Once you have your model, it is often a simple bit of scripting to take data from your current form (CSV, database, XML record) and produce some simple files of triples, in n-triples format. Then use a useful tool like Raptor to transform it in to good old ugly XML for transfer. Better still, take your n-triples files and load them in to a storage/publishing platform like Kasabi. This was the route the British Library took when the published the British National Bibliography as RDF.

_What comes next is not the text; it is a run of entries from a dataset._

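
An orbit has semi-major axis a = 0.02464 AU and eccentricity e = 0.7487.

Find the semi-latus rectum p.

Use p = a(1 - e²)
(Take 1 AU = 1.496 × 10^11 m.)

Convert to SI: a = 0.02464 AU = 3.68614e+09 m.
p = a (1 − e²).
p = 3.68614e+09 · (1 − (0.7487)²) = 3.68614e+09 · 0.439448 ≈ 1.62e+09 m = 0.01083 AU.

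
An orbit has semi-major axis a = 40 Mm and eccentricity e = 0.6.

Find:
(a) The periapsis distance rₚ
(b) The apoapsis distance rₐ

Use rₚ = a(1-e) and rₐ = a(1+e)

Convert to SI: a = 40 Mm = 4e+07 m.
(a) rₚ = a(1 − e) = 4e+07 · (1 − 0.6) = 4e+07 · 0.4 ≈ 1.6e+07 m = 16 Mm.
(b) rₐ = a(1 + e) = 4e+07 · (1 + 0.6) = 4e+07 · 1.6 ≈ 6.4e+07 m = 64 Mm.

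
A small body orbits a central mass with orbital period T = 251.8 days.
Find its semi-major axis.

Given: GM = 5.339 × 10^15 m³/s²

Convert to SI: T = 251.8 days = 2.17555e+07 s.
Invert Kepler's third law: a = (GM · T² / (4π²))^(1/3).
Substituting T = 2.17555e+07 s and GM = 5.339e+15 m³/s²:
a = (5.339e+15 · (2.17555e+07)² / (4π²))^(1/3) m
a ≈ 4e+09 m = 4 Gm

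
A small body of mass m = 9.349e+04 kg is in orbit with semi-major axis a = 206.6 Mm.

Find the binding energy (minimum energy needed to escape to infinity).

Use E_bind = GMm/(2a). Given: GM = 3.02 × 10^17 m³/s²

Convert to SI: a = 206.6 Mm = 2.066e+08 m.
Total orbital energy is E = −GMm/(2a); binding energy is E_bind = −E = GMm/(2a).
E_bind = 3.02e+17 · 9.349e+04 / (2 · 2.066e+08) J ≈ 6.833e+13 J = 68.33 TJ.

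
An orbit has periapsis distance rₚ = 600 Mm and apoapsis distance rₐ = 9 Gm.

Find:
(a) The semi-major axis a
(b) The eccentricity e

Convert to SI: rₚ = 600 Mm = 6e+08 m; rₐ = 9 Gm = 9e+09 m.
(a) a = (rₚ + rₐ) / 2 = (6e+08 + 9e+09) / 2 ≈ 4.8e+09 m = 4.8 Gm.
(b) e = (rₐ − rₚ) / (rₐ + rₚ) = (9e+09 − 6e+08) / (9e+09 + 6e+08) ≈ 0.875.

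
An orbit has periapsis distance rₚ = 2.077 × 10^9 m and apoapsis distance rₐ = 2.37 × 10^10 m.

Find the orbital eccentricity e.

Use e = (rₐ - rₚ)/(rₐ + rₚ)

e = (rₐ − rₚ) / (rₐ + rₚ).
e = (2.37e+10 − 2.077e+09) / (2.37e+10 + 2.077e+09) = 2.1623e+10 / 2.5777e+10 ≈ 0.8388.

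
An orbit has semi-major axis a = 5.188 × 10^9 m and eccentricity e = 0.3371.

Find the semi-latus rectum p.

p = a (1 − e²).
p = 5.188e+09 · (1 − (0.3371)²) = 5.188e+09 · 0.886364 ≈ 4.598e+09 m = 4.598 × 10^9 m.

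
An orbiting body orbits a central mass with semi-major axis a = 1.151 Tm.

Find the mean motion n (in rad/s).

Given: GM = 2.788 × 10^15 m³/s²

Convert to SI: a = 1.151 Tm = 1.151e+12 m.
n = √(GM / a³).
n = √(2.788e+15 / (1.151e+12)³) rad/s ≈ 4.276e-11 rad/s.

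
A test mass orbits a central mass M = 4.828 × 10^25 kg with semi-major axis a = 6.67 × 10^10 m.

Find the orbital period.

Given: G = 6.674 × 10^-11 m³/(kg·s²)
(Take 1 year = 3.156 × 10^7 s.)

GM = G · M = 6.674e-11 · 4.828e+25 = 3.22221e+15 m³/s².
Kepler's third law: T = 2π √(a³ / GM).
Substituting a = 6.67e+10 m and GM = 3.22221e+15 m³/s²:
T = 2π √((6.67e+10)³ / 3.22221e+15) s
T ≈ 1.907e+09 s = 60.42 years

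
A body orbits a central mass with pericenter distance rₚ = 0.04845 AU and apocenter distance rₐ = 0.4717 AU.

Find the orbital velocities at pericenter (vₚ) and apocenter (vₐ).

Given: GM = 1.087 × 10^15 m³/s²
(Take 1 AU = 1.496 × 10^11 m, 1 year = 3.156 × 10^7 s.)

Convert to SI: rₚ = 0.04845 AU = 7.24812e+09 m; rₐ = 0.4717 AU = 7.05663e+10 m.
Use the vis-viva equation v² = GM(2/r − 1/a) with a = (rₚ + rₐ)/2 = (7.24812e+09 + 7.05663e+10)/2 = 3.89072e+10 m.
vₚ = √(GM · (2/rₚ − 1/a)) = √(1.087e+15 · (2/7.24812e+09 − 1/3.89072e+10)) m/s ≈ 521.5 m/s = 0.11 AU/year.
vₐ = √(GM · (2/rₐ − 1/a)) = √(1.087e+15 · (2/7.05663e+10 − 1/3.89072e+10)) m/s ≈ 53.57 m/s = 0.0113 AU/year.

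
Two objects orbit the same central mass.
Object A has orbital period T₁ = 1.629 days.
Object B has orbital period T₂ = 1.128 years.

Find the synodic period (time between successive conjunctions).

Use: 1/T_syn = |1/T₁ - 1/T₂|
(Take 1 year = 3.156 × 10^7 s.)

Convert to SI: T₁ = 1.629 days = 140746 s; T₂ = 1.128 years = 3.55997e+07 s.
T_syn = |T₁ · T₂ / (T₁ − T₂)|.
T_syn = |140746 · 3.55997e+07 / (140746 − 3.55997e+07)| s ≈ 1.413e+05 s = 1.635 days.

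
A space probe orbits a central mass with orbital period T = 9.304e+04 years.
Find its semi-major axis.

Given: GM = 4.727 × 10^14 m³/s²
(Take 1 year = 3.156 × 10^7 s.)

Convert to SI: T = 9.304e+04 years = 2.93634e+12 s.
Invert Kepler's third law: a = (GM · T² / (4π²))^(1/3).
Substituting T = 2.93634e+12 s and GM = 4.727e+14 m³/s²:
a = (4.727e+14 · (2.93634e+12)² / (4π²))^(1/3) m
a ≈ 4.691e+12 m = 4.691 Tm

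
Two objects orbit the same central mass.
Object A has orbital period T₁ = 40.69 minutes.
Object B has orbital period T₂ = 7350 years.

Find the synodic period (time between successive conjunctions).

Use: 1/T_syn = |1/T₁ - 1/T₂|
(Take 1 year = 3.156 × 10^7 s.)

Convert to SI: T₁ = 40.69 minutes = 2441.4 s; T₂ = 7350 years = 2.31966e+11 s.
T_syn = |T₁ · T₂ / (T₁ − T₂)|.
T_syn = |2441.4 · 2.31966e+11 / (2441.4 − 2.31966e+11)| s ≈ 2441 s = 40.69 minutes.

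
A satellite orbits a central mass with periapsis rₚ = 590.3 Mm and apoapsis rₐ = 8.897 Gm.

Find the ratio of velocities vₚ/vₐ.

Convert to SI: rₚ = 590.3 Mm = 5.903e+08 m; rₐ = 8.897 Gm = 8.897e+09 m.
Conservation of angular momentum gives rₚvₚ = rₐvₐ, so vₚ/vₐ = rₐ/rₚ.
vₚ/vₐ = 8.897e+09 / 5.903e+08 ≈ 15.07.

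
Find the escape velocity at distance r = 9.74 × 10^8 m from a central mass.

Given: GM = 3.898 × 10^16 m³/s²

Escape velocity comes from setting total energy to zero: ½v² − GM/r = 0 ⇒ v_esc = √(2GM / r).
v_esc = √(2 · 3.898e+16 / 9.74e+08) m/s ≈ 8947 m/s = 8.947 km/s.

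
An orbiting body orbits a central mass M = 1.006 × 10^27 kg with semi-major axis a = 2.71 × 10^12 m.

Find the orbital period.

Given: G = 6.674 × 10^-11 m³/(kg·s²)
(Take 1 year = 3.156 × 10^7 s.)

GM = G · M = 6.674e-11 · 1.006e+27 = 6.71404e+16 m³/s².
Kepler's third law: T = 2π √(a³ / GM).
Substituting a = 2.71e+12 m and GM = 6.71404e+16 m³/s²:
T = 2π √((2.71e+12)³ / 6.71404e+16) s
T ≈ 1.082e+11 s = 3428 years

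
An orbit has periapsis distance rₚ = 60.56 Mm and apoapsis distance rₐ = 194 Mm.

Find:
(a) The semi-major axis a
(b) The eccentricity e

Convert to SI: rₚ = 60.56 Mm = 6.056e+07 m; rₐ = 194 Mm = 1.94e+08 m.
(a) a = (rₚ + rₐ) / 2 = (6.056e+07 + 1.94e+08) / 2 ≈ 1.273e+08 m = 127.3 Mm.
(b) e = (rₐ − rₚ) / (rₐ + rₚ) = (1.94e+08 − 6.056e+07) / (1.94e+08 + 6.056e+07) ≈ 0.5242.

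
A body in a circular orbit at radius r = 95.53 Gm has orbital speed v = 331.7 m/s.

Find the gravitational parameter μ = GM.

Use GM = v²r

Convert to SI: r = 95.53 Gm = 9.553e+10 m.
For a circular orbit v² = GM/r, so GM = v² · r.
GM = (331.7)² · 9.553e+10 m³/s² ≈ 1.051e+16 m³/s² = 1.051 × 10^16 m³/s².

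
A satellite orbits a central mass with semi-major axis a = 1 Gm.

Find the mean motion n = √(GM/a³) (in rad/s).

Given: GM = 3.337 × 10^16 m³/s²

Convert to SI: a = 1 Gm = 1e+09 m.
n = √(GM / a³).
n = √(3.337e+16 / (1e+09)³) rad/s ≈ 5.777e-06 rad/s.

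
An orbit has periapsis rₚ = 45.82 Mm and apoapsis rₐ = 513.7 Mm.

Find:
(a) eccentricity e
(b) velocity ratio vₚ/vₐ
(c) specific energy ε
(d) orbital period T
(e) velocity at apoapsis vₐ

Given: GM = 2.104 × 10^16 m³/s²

Convert to SI: rₚ = 45.82 Mm = 4.582e+07 m; rₐ = 513.7 Mm = 5.137e+08 m.
(a) e = (rₐ − rₚ)/(rₐ + rₚ) = (5.137e+08 − 4.582e+07)/(5.137e+08 + 4.582e+07) ≈ 0.8362
(b) Conservation of angular momentum (rₚvₚ = rₐvₐ) gives vₚ/vₐ = rₐ/rₚ = 5.137e+08/4.582e+07 ≈ 11.21
(c) With a = (rₚ + rₐ)/2 = 2.7976e+08 m, ε = −GM/(2a) = −2.104e+16/(2 · 2.7976e+08) J/kg ≈ -3.76e+07 J/kg
(d) With a = (rₚ + rₐ)/2 = 2.7976e+08 m, T = 2π √(a³/GM) = 2π √((2.7976e+08)³/2.104e+16) s ≈ 2.027e+05 s
(e) With a = (rₚ + rₐ)/2 = 2.7976e+08 m, vₐ = √(GM (2/rₐ − 1/a)) = √(2.104e+16 · (2/5.137e+08 − 1/2.7976e+08)) m/s ≈ 2590 m/s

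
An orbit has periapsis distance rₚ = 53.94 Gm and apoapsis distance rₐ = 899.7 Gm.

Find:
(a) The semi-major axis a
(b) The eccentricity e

Convert to SI: rₚ = 53.94 Gm = 5.394e+10 m; rₐ = 899.7 Gm = 8.997e+11 m.
(a) a = (rₚ + rₐ) / 2 = (5.394e+10 + 8.997e+11) / 2 ≈ 4.768e+11 m = 476.8 Gm.
(b) e = (rₐ − rₚ) / (rₐ + rₚ) = (8.997e+11 − 5.394e+10) / (8.997e+11 + 5.394e+10) ≈ 0.8869.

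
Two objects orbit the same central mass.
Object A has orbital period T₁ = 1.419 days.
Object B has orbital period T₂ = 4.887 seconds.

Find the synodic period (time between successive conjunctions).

Convert to SI: T₁ = 1.419 days = 122602 s.
T_syn = |T₁ · T₂ / (T₁ − T₂)|.
T_syn = |122602 · 4.887 / (122602 − 4.887)| s ≈ 4.887 s = 4.887 seconds.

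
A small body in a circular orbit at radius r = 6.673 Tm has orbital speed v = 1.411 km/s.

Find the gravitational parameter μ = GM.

Convert to SI: r = 6.673 Tm = 6.673e+12 m; v = 1.411 km/s = 1411 m/s.
For a circular orbit v² = GM/r, so GM = v² · r.
GM = (1411)² · 6.673e+12 m³/s² ≈ 1.329e+19 m³/s² = 1.329 × 10^19 m³/s².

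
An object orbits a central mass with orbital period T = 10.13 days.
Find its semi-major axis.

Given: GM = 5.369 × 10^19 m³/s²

Convert to SI: T = 10.13 days = 875232 s.
Invert Kepler's third law: a = (GM · T² / (4π²))^(1/3).
Substituting T = 875232 s and GM = 5.369e+19 m³/s²:
a = (5.369e+19 · (875232)² / (4π²))^(1/3) m
a ≈ 1.014e+10 m = 1.014 × 10^10 m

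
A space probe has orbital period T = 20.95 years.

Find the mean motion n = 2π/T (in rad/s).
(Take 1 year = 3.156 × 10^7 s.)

Convert to SI: T = 20.95 years = 6.61182e+08 s.
n = 2π / T.
n = 2π / 6.61182e+08 s ≈ 9.503e-09 rad/s.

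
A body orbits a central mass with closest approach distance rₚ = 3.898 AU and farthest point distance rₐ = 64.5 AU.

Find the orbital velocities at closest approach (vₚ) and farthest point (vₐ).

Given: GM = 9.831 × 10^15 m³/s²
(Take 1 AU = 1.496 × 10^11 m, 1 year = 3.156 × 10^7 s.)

Convert to SI: rₚ = 3.898 AU = 5.83141e+11 m; rₐ = 64.5 AU = 9.6492e+12 m.
Use the vis-viva equation v² = GM(2/r − 1/a) with a = (rₚ + rₐ)/2 = (5.83141e+11 + 9.6492e+12)/2 = 5.11617e+12 m.
vₚ = √(GM · (2/rₚ − 1/a)) = √(9.831e+15 · (2/5.83141e+11 − 1/5.11617e+12)) m/s ≈ 178.3 m/s = 0.03762 AU/year.
vₐ = √(GM · (2/rₐ − 1/a)) = √(9.831e+15 · (2/9.6492e+12 − 1/5.11617e+12)) m/s ≈ 10.78 m/s = 0.002273 AU/year.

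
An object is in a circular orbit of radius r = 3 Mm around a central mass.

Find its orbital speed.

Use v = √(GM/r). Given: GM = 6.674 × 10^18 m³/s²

Convert to SI: r = 3 Mm = 3e+06 m.
For a circular orbit, gravity supplies the centripetal force, so v = √(GM / r).
v = √(6.674e+18 / 3e+06) m/s ≈ 1.492e+06 m/s = 1492 km/s.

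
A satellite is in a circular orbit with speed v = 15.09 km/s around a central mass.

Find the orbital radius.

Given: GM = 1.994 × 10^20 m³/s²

Convert to SI: v = 15.09 km/s = 15090 m/s.
For a circular orbit, v² = GM / r, so r = GM / v².
r = 1.994e+20 / (15090)² m ≈ 8.757e+11 m = 875.7 Gm.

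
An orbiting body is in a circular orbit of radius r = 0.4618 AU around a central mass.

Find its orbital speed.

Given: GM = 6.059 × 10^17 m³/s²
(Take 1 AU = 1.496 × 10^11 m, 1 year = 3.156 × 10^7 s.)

Convert to SI: r = 0.4618 AU = 6.90853e+10 m.
For a circular orbit, gravity supplies the centripetal force, so v = √(GM / r).
v = √(6.059e+17 / 6.90853e+10) m/s ≈ 2961 m/s = 0.6248 AU/year.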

Data is going to be come more core to our world than we could ever have imagined a few short years ago. Although we have be producing it for decades, data has either been treated as something in the core of a project not to expose to prying eyes, or often as a toxic waste product of business processes. Some of the traditional professions that have emerged, to look after and work with these data, reflect this relationship between us and and our digital assets. In the data warehouse, they archive, preserve, catalogue, and attempt to make sense of vast arrays of data. The data miners, precariously dig through mountains of data as it shifts and settles around them, propping up their expensive burrows with assumptions and inferred relationships, hoping a change in the strata does not cause a logical cave-in and they have to start again.
As I have postulated previously, I believe we are on the edge of a new revolution where data becomes a new raw material that drives the emergence of new industries, analogous to the emergence of manufacturing as a consequence of the industrial revolution. As this new era rolls out, the collection of data wrangling enthusiasts that have done a great job in getting us thus far will not be sufficient to sustain a new industry of extracting, transforming, linking, augmenting, analysing and publishing data.
So this initiative from the OKF & P2PU is very welcome:
The explosive growth in data, especially open data, in recent years has meant that the demand for data skills — for data “wranglers” or “scientists” — has been growing rapidly. Moreover, these skills aren’t just important for banks, supermarkets or the next silicon valley start-up, they are also going to be cruicial in research, in journalism, and in civil society organizations (CSOs).
However, there is currently a significant shortfall of data “wranglers” to satisfy this growing demand, especially in civil society organisations — McKinsey expects a skills shortage in data expertise to reach 50-60% by 2018 in the US alone.
It is welcome, not just because they are doing it but also, because of who they are and the direction they are taking:
The School of Data will adopt the successful peer-to-peer learning model established by P2PU and Mozilla in their ‘School of Webcraft’ partnership. Learners will progress by taking part in ‘learning challenges’ – series of structured, achievable tasks, designed to promote collaborative and project-based learning.
As learners gain skills, their achievements will be rewarded through assessments which lead to badges. Community support and on-demand mentoring will also be available for those who need it.
They are practically approaching real world issues and tasks from the direction of the benefit to society of opening up data. Taking this route will engage with those that have the desire, need and enthusiasm to become either part or full time data wranglers. Hopefully these will establish an ethos that will percolate into commercial organisations, taking an open world view with it. I am not suggesting that commerce should be persuaded to freely and ,openly share all their data but they should learn the techniques of the open data community as the best way to share data under whatever commercial and licensing conditions are appropriate.